Мильон терзаний | страница 4



Общечеловеческие образцы, конечно, остаются всегда, хотя и те превращаются в неузнаваемые от временных перемен типы, так что, на смену старому, художникам иногда приходится обновлять, по прошествии долгих периодов, являвшиеся уже когда-то в образах основные черты нравов и вообще людской натуры, облекая их в новую плоть и кровь в духе своего времени. Тартюф, конечно, – вечный тип, Фальстаф – вечный характер, – но и тот и другой, и многие еще знаменитые подобные им первообразы страстей, пороков и прочее, исчезая сами в тумане старины, почти утратили живой образ и обратились в идею, в условное понятие, в нарицательное имя порока, и для нас служат уже не живым уроком, а портретом исторической галереи.

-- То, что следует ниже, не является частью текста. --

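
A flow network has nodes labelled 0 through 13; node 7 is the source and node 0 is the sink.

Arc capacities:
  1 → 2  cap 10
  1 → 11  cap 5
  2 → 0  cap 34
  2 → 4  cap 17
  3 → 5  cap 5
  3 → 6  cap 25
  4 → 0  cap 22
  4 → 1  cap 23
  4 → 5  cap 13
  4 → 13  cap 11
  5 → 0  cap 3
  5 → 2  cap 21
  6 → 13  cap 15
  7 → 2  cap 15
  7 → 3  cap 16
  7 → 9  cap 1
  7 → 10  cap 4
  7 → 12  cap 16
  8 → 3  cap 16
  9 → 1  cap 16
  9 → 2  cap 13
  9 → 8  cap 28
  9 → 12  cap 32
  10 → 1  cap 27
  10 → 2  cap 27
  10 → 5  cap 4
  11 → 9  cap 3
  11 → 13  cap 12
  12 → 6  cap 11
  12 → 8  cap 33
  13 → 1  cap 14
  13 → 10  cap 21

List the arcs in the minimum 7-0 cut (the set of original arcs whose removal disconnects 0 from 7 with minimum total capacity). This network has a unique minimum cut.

augment #1: 7→2→0 push 15
augment #2: 7→3→5→0 push 3
augment #3: 7→9→2→0 push 1
augment #4: 7→10→2→0 push 4
augment #5: 7→3→5→2→0 push 2
augment #6: 7→3→6→13→1→2→0 push 10
augment #7: 7→3→6→13→10→2→0 push 1
augment #8: 7→12→6→13→10→2→0 push 1
augment #9: 7→12→6→13→10→2→4→0 push 3
max flow = 40; residual-reachable set from 7 gives S-side
cut edges (S→T): {(3,5), (6,13), (7,2), (7,9), (7,10)} total cap 40

Min-cut arcs: {(3,5), (6,13), (7,2), (7,9), (7,10)} (total capacity 40)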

Это особенно можно отнести к грибоедовской комедии. В ней местный колорит слишком ярок и обозначение самых характеров так строго очерчено и обставлено такой реальностью деталей, что общечеловеческие черты едва выделяются из-под общественных положений, рангов, костюмов и т. п.

Как картина современных нравов, комедия «Горе от ума» была отчасти анахронизмом и тогда, когда в тридцатых годах появилась на московской сцене. Уже Щепкин, Мочалов , Львова-Синецкая, Ленский, Орлов и Сабуров играли не с натуры, а по свежему преданию. И тогда стали исчезать резкие штрихи. Сам Чацкий гремит против «века минувшего», когда писалась комедия, а она писалась между 1815 и 1820 годами.

Как посравнить да посмотреть (говорит он)
Век нынешний и век минувший,
Свежо предание, а верится с трудом,

а про свое время выражается так:

Теперь вольнее всякий дышит,

или:

Бранил ваш век я беспощадно, —

говорит он Фамусову.

Следовательно, теперь остается только немногое от местного колорита: страсть к чинам, низкопоклонничество, пустота. Но с какими-нибудь реформами чины могут отойти, низкопоклонничество до степени лакейства молчалинского уже прячется и теперь в темноту, а поэзия фрунта уступила место строгому и рациональному направлению в военном деле.

Но все же еще кое-какие живые следы есть, и они пока мешают обратиться картине в законченный исторический барельеф. Эта будущность еще пока у ней далеко впереди.

Соль, эпиграмма, сатира, этот разговорный стих, кажется, никогда не умрут, как и сам рассыпанный в них острый и едкий, живой русский ум, который Грибоедов заключил, как волшебник духа какого-нибудь, в свой замок, и он рассыпается там злобным смехом. Нельзя представить себе, чтоб могла явиться когда-нибудь другая, более естественная, простая, более взятая из жизни речь. Проза и стих слились здесь во что-то нераздельное, затем, кажется, чтобы их легче было удержать в памяти и пустить опять в оборот весь собранный автором ум, юмор, шутку и злость русского ума и языка. Этот язык так же дался автору, как далась группа этих лиц, как дался главный смысл комедии, как далось все вместе, будто вылилось разом, и все образовало необыкновенную комедию – и в тесном смысле, как сценическую пьесу, – и в обширном, как комедию жизни. Другим ничем, как комедией, она и не могла бы быть.